We know that black disabled people have the most trouble accessing the support services they need, resulting in poorer life outcomes across the board.

We are not ok with this.

We are not ok with disabled black people being less visible, less heard and less represented in society.

We are not ok with these demographics being invisible in real life, and also in the data that government collates through the Office for National Statistics.

We are not ok that it’s so hard to dig out data on people who live their lives with the intersectionality of ethnicity and disability, in order to track the lack of progress and change in society over years.

Black people have endured less opportunity, more oppression, a denial of rights, the fruits of ignorance, and the outcomes of hatred, both overt and covert, both personal and institutional, for too long.

Disabled people have endured the same.

Personally, Black Lives Matter is an issue close to my heart. As a disabled man, born in Pakistan, I have experienced both racism and ableism.

When I took over as CEO of DR UK, I made it my mission to include more people of colour here – especially at board level. We have made significant progress in achieving this but there is more to do.

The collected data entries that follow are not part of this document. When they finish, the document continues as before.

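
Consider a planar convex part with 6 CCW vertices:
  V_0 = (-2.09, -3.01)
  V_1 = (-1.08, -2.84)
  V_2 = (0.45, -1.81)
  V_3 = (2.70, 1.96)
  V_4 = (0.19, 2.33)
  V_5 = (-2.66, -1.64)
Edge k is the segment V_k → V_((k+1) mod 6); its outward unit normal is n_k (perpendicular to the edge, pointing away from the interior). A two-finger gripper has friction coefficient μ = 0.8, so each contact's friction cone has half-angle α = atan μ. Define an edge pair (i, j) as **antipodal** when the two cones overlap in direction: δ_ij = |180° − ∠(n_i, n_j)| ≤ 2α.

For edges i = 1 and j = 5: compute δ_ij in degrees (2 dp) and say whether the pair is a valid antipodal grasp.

α = atan 0.8 = 38.66°;  2α = 77.32°
edge 1: e_1 = (+1.53, +1.03);  n_1 = (+0.5584, -0.8295)
edge 5: e_5 = (+0.57, -1.37);  n_5 = (-0.9233, -0.3841)
∠(n_1, n_5) = 101.36°
δ = |180° − 101.36°| = 78.64°
78.64° > 2α = 77.32°  →  invalid

δ = 78.64°, invalid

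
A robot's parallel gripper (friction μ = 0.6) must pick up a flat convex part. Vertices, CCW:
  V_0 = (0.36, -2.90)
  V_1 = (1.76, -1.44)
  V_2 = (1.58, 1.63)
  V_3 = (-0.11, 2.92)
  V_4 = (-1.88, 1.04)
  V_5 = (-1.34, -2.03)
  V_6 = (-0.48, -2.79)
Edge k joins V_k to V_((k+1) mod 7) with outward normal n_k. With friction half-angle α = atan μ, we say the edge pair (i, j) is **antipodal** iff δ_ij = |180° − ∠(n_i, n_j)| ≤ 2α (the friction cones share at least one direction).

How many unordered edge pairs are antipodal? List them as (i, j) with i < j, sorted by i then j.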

As an organisation, we employ a diverse workforce, with a third of our operational workforce coming from black and minority ethnic backgrounds, a fifth of our trustees, and a quarter of our ambassadors.

We are acutely aware of the strength needed by people who have to deal with the double-burden of ableism and racism in society. And we work hard to be and provide a part of that strength and resource.

We are committed to providing, promoting and partnering our services within BAME communities.

We are committed to giving platforms to BAME disabled people. We are committed to listening to BAME disabled people. We are committed to employing and working with BAME disabled people. And we are committed to an understanding of inclusion that includes the lived experience of BAME disabled people.

We are committed to lobbying government to publish more transparent data on disability, with greater segmentation detail about ethnic groups, which is easy to find, monitor, and use to improve national outcomes for BAME disabled people.

Our whole organisation is committed to achieving these things.

I would like to hear your thoughts on how we can become a more inclusive organisation. You can email me at

To those expressing their pain, frustration, fear, and hope for change, we hear you, and we are with you.